Some Chinese citizens shrugged off the US testing requirement, citing it as a minor inconvenience to a population that has grown accustomed to near-constant PCR testing during the pandemic.
China’s testing requirements for Covid-era international travelers were “much more complicated” than what the United States is now requiring of travelers from the country, said Wang Xiaofei, 29, who works for a technology company in the southern megacity of Shenzhen.
“It is what it is,” she said of the testing policy, adding that she would still travel to the United States if given the chance. “Just cooperate.”
Others were less accommodating.
Iris Su, 22, a university student in New York City, said her parents, who live in the eastern city of Qingdao, were thinking of visiting her after the week-long Chinese New Year holiday in late January. “Now they’re not so sure,” she said. “They’re a little unhappy with the US restrictions.”
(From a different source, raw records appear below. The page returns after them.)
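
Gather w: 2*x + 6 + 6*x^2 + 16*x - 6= 6*x^2 + 18*x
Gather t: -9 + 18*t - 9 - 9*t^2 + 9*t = -9*t^2 + 27*t - 18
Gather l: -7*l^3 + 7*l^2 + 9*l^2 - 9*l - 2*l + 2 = -7*l^3 + 16*l^2 - 11*l + 2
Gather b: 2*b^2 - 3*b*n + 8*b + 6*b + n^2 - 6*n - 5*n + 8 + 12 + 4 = 2*b^2 + b*(14 - 3*n) + n^2 - 11*n + 24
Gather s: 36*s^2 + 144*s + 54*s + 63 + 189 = 36*s^2 + 198*s + 252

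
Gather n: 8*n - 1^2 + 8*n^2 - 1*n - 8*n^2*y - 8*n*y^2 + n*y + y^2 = n^2*(8 - 8*y) + n*(-8*y^2 + y + 7) + y^2 - 1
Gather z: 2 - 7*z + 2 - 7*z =4 - 14*z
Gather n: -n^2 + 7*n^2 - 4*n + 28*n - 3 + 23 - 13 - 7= 6*n^2 + 24*n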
Ms. Su said she saw the CDC regime as a political move, not a scientific one. “Ultimately, this is all a confrontation between great powers,” she added.
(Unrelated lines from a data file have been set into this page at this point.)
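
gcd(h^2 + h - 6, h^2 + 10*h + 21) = h + 3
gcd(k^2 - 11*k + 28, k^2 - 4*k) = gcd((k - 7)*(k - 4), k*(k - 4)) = k - 4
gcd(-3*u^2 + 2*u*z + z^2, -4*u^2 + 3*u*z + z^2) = -u + z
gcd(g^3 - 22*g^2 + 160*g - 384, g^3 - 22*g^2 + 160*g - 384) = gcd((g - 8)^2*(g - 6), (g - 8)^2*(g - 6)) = g^3 - 22*g^2 + 160*g - 384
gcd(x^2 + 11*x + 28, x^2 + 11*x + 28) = x^2 + 11*x + 28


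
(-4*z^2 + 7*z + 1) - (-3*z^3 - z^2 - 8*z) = 3*z^3 - 3*z^2 + 15*z + 1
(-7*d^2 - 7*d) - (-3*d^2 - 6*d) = -4*d^2 - d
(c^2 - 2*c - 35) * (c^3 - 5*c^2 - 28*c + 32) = c^5 - 7*c^4 - 53*c^3 + 263*c^2 + 916*c - 1120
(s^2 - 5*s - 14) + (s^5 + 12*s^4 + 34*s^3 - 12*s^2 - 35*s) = s^5 + 12*s^4 + 34*s^3 - 11*s^2 - 40*s - 14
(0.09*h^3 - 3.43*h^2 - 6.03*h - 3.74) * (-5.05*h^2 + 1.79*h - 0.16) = -0.4545*h^5 + 17.4826*h^4 + 24.2974*h^3 + 8.6421*h^2 - 5.7298*h + 0.5984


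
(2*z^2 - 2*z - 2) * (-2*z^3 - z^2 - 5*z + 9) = -4*z^5 + 2*z^4 - 4*z^3 + 30*z^2 - 8*z - 18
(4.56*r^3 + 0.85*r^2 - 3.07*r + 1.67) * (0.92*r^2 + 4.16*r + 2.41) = 4.1952*r^5 + 19.7516*r^4 + 11.7012*r^3 - 9.1863*r^2 - 0.4515*r + 4.0247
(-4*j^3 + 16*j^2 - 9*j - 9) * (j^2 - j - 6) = -4*j^5 + 20*j^4 - j^3 - 96*j^2 + 63*j + 54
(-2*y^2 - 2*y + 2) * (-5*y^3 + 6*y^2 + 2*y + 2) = 10*y^5 - 2*y^4 - 26*y^3 + 4*y^2 + 4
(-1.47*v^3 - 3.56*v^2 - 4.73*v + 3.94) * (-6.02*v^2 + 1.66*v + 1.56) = 8.8494*v^5 + 18.991*v^4 + 20.2718*v^3 - 37.1242*v^2 - 0.838400000000001*v + 6.1464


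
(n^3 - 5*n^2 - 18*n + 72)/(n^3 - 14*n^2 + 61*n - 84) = (n^2 - 2*n - 24)/(n^2 - 11*n + 28)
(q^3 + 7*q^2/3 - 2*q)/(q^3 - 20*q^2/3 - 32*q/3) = (-3*q^2 - 7*q + 6)/(-3*q^2 + 20*q + 32)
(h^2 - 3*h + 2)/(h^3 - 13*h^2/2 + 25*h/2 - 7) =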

Several epidemiologists said on Thursday the new US policy would be ineffective, based on evidence from other places — including Hong Kong, a Chinese territory, which earlier this year introduced a series of testing requirements for inbound travelers. could not prevent a significant increase in the number of imported cases.
Karen Grépin, an expert on global health policy at the University of Hong Kong, said that while the CDC’s new rule may prevent superspreader conditions on airplanes, it won’t stop new variants — much like previous bans on international travel throughout did little to stop the spread. of the Omicron variant.
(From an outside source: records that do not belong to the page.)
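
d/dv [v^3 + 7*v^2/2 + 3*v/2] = 3*v^2 + 7*v + 3/2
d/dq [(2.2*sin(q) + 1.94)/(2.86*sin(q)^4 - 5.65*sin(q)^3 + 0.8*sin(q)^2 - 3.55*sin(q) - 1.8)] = (-18.876*sin(q)^4 + 2.6664*sin(q)^3 + 31.123*sin(q)^2 - 3.104*sin(q) + 2.927)*cos(q)/(8.1796*sin(q)^8 - 32.318*sin(q)^7 + 36.4985*sin(q)^6 - 29.346*sin(q)^5 + 30.459*sin(q)^4 + 14.66*sin(q)^3 + 9.7225*sin(q)^2 + 12.78*sin(q) + 3.24)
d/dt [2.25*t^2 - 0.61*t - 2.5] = 4.5*t - 0.61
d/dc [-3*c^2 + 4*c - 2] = 4 - 6*c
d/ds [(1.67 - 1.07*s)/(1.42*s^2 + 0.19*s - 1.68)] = (1.5194*s^2 - 4.7428*s + 1.4803)/(2.0164*s^4 + 0.5396*s^3 - 4.7351*s^2 - 0.6384*s + 2.8224)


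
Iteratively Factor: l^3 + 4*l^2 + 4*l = (l + 2)*(l^2 + 2*l) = (l + 2)^2*(l)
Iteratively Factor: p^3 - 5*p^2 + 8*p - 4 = (p - 1)*(p^2 - 4*p + 4) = (p - 2)*(p - 1)*(p - 2)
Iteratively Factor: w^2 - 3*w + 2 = (w - 1)*(w - 2)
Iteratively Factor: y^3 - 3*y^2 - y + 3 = (y - 1)*(y^2 - 2*y - 3) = (y - 3)*(y - 1)*(y + 1)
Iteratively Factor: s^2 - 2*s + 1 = (s - 1)*(s - 1)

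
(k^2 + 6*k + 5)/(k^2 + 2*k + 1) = (k + 5)/(k + 1)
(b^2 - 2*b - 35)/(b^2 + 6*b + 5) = (b - 7)/(b + 1)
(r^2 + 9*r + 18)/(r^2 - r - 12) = (r + 6)/(r - 4)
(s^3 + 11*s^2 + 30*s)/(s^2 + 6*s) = s + 5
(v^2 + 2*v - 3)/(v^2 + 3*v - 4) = (v + 3)/(v + 4)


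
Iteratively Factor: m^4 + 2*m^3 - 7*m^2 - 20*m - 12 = (m + 2)*(m^3 - 7*m - 6) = (m + 2)^2*(m^2 - 2*m - 3) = (m + 1)*(m + 2)^2*(m - 3)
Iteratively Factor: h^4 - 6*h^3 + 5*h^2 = (h)*(h^3 - 6*h^2 + 5*h) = h*(h - 5)*(h^2 - h) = h^2*(h - 5)*(h - 1)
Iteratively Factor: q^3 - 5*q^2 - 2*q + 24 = (q - 4)*(q^2 - q - 6) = (q - 4)*(q - 3)*(q + 2)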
“What we really should be doing now as a global community is thinking about how we can support the Chinese people in this transition, not shut them down,” she said.
It was unclear Thursday how or if the new CDC rule would affect China’s delicate relationship with the United States. When President Biden and Xi Jinping, China’s powerful leader, met in Indonesia last month, they seemed eager for a gentle reset of a relationship that was looming on the brink of confrontation. Yet the relationship remains at its lowest point in years, due in part to disagreements over Taiwan’s future, technological limitations and China’s mass detentions of its citizens.
Yanzhong Huang, a senior fellow for global health at the Council on Foreign Relations in New York, described the CDC rule as “epidemiologically unconvincing and diplomatically unjustified.”
“The general reopening should be encouraged,” he said, referring to China’s plan to gradually dismantle its Covid testing infrastructure and travel restrictions. “Now you give the Chinese the impression that you are punishing them.”
Mr Huang said he sympathized with international criticism of China’s alleged reluctance to share coronavirus data with other countries. But he also worries that the CDC requirement could feed Chinese nationalists who argue that the United States is trying to contain China’s rise.
That was the tone of some pages of the Global Times on Thursday.
“The outbreak of Covid tells China this time to recognize a fundamental fact,” Shen Yi, a professor of international politics at Fudan University in Shanghai, wrote in a column.
“That is, China’s words, actions and various policies will be scrutinized at the electron microscope level by American and Western public opinion and anti-China politicians,” he wrote. “If there is a small error, it will be magnified infinitely; if an error cannot be found, they create it artificially.”